La Cour précise également que la dérogation spécifique dispensant de document de réexportation pour l’introduction de quatre hippocampes morts au maximum ne s’applique pas à des comprimés contenant un extrait d’hippocampe. Cette exception doit être interprétée strictement et vise uniquement les spécimens morts eux-mêmes.

Concernant enfin les sanctions pénales, la Cour rappelle que l’article 16 du règlement n° 338/97 impose aux États membres de sanctionner les infractions aux règles de protection des espèces, sans exclure le recours à des sanctions pénales lorsque celles-ci sont proportionnées à la gravité des faits.

La Cour conclut que des sanctions pénales ne peuvent être infligées lorsque l’importation relève de la dérogation applicable aux effets personnels ou domestiques. En revanche, lorsque les conditions de cette dérogation ne sont pas remplies, les États membres peuvent prévoir des sanctions pénales, à condition qu’elles respectent le principe de proportionnalité.

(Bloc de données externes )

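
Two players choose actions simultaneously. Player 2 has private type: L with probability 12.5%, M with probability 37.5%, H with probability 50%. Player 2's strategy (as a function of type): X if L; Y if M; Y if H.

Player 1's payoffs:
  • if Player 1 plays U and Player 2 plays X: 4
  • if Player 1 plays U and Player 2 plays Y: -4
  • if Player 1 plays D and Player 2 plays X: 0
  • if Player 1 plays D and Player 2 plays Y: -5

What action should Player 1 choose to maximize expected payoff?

E[U] = 0.125·(4) + 0.375·(-4) + 0.5·(-4) = -3
E[D] = 0.125·(0) + 0.375·(-5) + 0.5·(-5) = -4.375
Best response: U (-3 is the largest).

U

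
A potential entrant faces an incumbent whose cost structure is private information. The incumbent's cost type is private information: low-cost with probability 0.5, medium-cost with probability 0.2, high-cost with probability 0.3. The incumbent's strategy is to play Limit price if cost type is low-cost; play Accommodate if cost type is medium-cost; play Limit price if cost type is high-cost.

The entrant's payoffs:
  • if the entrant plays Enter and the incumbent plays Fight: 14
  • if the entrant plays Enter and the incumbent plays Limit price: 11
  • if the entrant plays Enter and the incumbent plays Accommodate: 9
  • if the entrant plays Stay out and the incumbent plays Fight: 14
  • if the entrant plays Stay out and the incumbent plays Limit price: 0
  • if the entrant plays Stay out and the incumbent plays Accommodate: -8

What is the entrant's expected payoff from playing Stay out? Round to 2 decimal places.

Take the expectation over the incumbent's cost type, weighting each type's action by its prior probability.
E[Stay out] = 0.5·0 + 0.2·(-8) + 0.3·0 = 0 + (-1.6) + 0 = -1.6

-1.60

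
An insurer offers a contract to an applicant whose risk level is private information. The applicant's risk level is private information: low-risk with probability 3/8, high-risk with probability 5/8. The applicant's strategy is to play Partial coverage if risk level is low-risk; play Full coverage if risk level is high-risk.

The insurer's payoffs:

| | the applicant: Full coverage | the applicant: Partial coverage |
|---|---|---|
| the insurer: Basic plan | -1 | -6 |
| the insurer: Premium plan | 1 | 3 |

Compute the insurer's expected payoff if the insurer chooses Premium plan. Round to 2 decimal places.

Take the expectation over the applicant's risk level, weighting each type's action by its prior probability.
E[Premium plan] = 3/8·3 + 5/8·1 = 9/8 + 5/8 = 7/4

1.75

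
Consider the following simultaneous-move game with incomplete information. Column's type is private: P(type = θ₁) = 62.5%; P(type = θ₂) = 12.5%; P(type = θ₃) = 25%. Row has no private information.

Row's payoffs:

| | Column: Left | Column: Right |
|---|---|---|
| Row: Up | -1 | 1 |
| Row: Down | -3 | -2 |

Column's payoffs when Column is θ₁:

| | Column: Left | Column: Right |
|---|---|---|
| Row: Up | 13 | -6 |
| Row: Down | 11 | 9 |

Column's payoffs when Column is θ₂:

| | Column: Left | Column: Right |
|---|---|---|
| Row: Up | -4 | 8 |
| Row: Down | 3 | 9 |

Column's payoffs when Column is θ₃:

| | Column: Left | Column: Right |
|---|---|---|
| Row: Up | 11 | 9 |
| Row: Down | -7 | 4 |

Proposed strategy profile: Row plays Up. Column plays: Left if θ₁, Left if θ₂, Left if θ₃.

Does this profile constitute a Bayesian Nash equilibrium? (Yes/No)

No

A profile is a BNE iff every type of every player is best-responding given beliefs about the other side.
Row plays Up: E[Up] = 0.625·(-1) + 0.125·(-1) + 0.25·(-1) = -1; E[Down] = -3. Best-responding. ✓
Column (type θ₁), facing Up: Left gives 13, Right gives -6. Proposed Left is best. ✓
Column (type θ₂), facing Up: Left gives -4, Right gives 8. Proposed Left is not best — profitable deviation exists. ✗
Column (type θ₃), facing Up: Left gives 11, Right gives 9. Proposed Left is best. ✓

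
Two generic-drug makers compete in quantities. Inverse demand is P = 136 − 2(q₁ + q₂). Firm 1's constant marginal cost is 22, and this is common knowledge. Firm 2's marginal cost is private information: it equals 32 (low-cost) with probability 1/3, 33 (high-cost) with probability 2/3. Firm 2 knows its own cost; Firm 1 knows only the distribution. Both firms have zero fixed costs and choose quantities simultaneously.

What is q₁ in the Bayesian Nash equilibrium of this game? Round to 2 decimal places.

Each type of Firm 2 best-responds to q₁; Firm 1 best-responds to the expected q₂ over Firm 2's types.
Firm 2 with cost c maximizes (136 − 2(q₁+q₂) − c)·q₂, giving q₂(c) = (136 − c − 2q₁)/4.
E[c₂] = 1/3·32 + 2/3·33 = 32.6667
Firm 1's FOC against E[q₂] yields q₁ = (136 − 2·22 + E[c₂])/6 = (136 − 44 + 32.6667)/6 = 20.7778.

20.78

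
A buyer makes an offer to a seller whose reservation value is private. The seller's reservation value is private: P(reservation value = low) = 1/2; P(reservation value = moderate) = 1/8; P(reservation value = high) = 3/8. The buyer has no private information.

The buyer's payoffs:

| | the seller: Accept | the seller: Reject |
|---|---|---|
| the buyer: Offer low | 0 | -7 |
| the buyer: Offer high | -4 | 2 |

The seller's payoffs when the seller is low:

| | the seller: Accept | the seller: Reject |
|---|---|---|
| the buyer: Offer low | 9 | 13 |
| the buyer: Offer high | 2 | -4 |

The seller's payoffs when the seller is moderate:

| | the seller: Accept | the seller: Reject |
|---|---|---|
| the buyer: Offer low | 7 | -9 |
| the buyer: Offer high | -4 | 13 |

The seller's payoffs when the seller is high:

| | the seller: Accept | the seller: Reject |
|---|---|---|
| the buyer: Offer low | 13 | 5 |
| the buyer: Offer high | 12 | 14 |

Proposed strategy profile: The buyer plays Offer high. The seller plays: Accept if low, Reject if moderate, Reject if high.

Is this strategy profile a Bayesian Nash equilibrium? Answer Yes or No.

Yes

A profile is a BNE iff every type of every player is best-responding given beliefs about the other side.
The buyer plays Offer high: E[Offer high] = 1/2·(-4) + 1/8·(2) + 3/8·(2) = -1; E[Offer low] = -7/2. Best-responding. ✓
The seller (reservation value low), facing Offer high: Accept gives 2, Reject gives -4. Proposed Accept is best. ✓
The seller (reservation value moderate), facing Offer high: Accept gives -4, Reject gives 13. Proposed Reject is best. ✓
The seller (reservation value high), facing Offer high: Accept gives 12, Reject gives 14. Proposed Reject is best. ✓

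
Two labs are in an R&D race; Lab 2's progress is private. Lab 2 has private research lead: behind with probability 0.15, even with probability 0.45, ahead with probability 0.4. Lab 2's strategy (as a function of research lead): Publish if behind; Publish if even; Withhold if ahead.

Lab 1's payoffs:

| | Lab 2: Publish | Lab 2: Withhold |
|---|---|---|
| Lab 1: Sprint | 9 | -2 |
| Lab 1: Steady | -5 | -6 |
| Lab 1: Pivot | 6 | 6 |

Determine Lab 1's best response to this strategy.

Pivot

E[Sprint] = 0.15·(9) + 0.45·(9) + 0.4·(-2) = 4.6
E[Steady] = 0.15·(-5) + 0.45·(-5) + 0.4·(-6) = -5.4
E[Pivot] = 0.15·(6) + 0.45·(6) + 0.4·(6) = 6
Best response: Pivot (6 is the largest).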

Pour ces raisons, la Cour a considéré que :

  1. l’article 2, sous t), du règlement (CE) n °  338/97 du Conseil, du 9 décembre 1996, relatif à la protection des espèces de faune et de flore sauvages par le contrôle de leur commerce, tel que modifié par le règlement (CE) n °  398/2009 du Parlement européen et du Conseil, du 23 avril 2009, doit être interprété en ce sens que “relève de la notion de « spécimen », au sens de cette disposition, une préparation dont la composition complexe contient notamment un extrait d’hippocampe japonais, inscrit à l’annexe B du règlement n o  338/97, tel que modifié”.
  2. ce même article 2, sous j), et l’article 7, paragraphe 3, du règlement n °  338/97, tel que modifié par le règlement n °  398/2009, doivent être interprétés en ce sens que “une préparation dont la composition complexe comporte un extrait d’hippocampe japonais, inscrit à l’annexe B du règlement n o  338/97, tel que modifié, acheté légalement dans un pays tiers et inséré dans l’Union européenne pour les besoins thérapeutiques propres d’un particulier ou ceux d’un proche, et non à des fins commerciales, doit être considéré comme pertinent de la notion d’« effets personnels ou domestiques », dont l’introduction dans l’Union est soustraite à l’obligation de présentation d’un permis d’importation ou, le cas échéant, d’un document de (ré)exportation, pour autant que les conditions prévues à cet effet à l’article 57, paragraphes 1 et 3, du règlement (CE) n °  865/2006 de la Commission, du 4 mai 2006, portant modalités d’application du règlement (CE) n °  338/97 du Conseil relatif à la protection des espèces de faune et de flore sauvage par le contrôle de leur commerce, sont remplies”.
  3. l’article 16 du règlement n °  338/97, tel que modifié par le règlement n °  398/2009, doit être interprété en ce sens qu'”il s’oppose à une réglementation nationale qui prévoit l’imposition de sanctions pénales pour l’introduction dans l’Union européenne, sans permis d’importation ou, le cas échéant, sans un document de (ré)exportation, d’une préparation achetée légalement dans un pays tiers, dont la composition complexe contient un extrait d’hippocampe japonais inscrit à l’annexe B du règlement n o  338/97, tel que modifié, par un particulier, pour ses besoins thérapeutiques propres ou ceux d’un proche, et non à des fins commerciales, alors même qu’une telle introduction relève de la dérogation prévue à l’article 7, paragraphe 3, du règlement n °  338/97, tel que modifié, et précisée à l’article 57 du règlement n °  865/2006. En revanche, il ne s’oppose pas à une telle réglementation nationale lorsque l’introduction dans l’Union d’une telle préparation ne relève pas de cette dérogation, à condition que la sanction pénale applicable soit conforme aux exigences de proportionnalité inhérentes au paragraphe 2 de cet article 16″.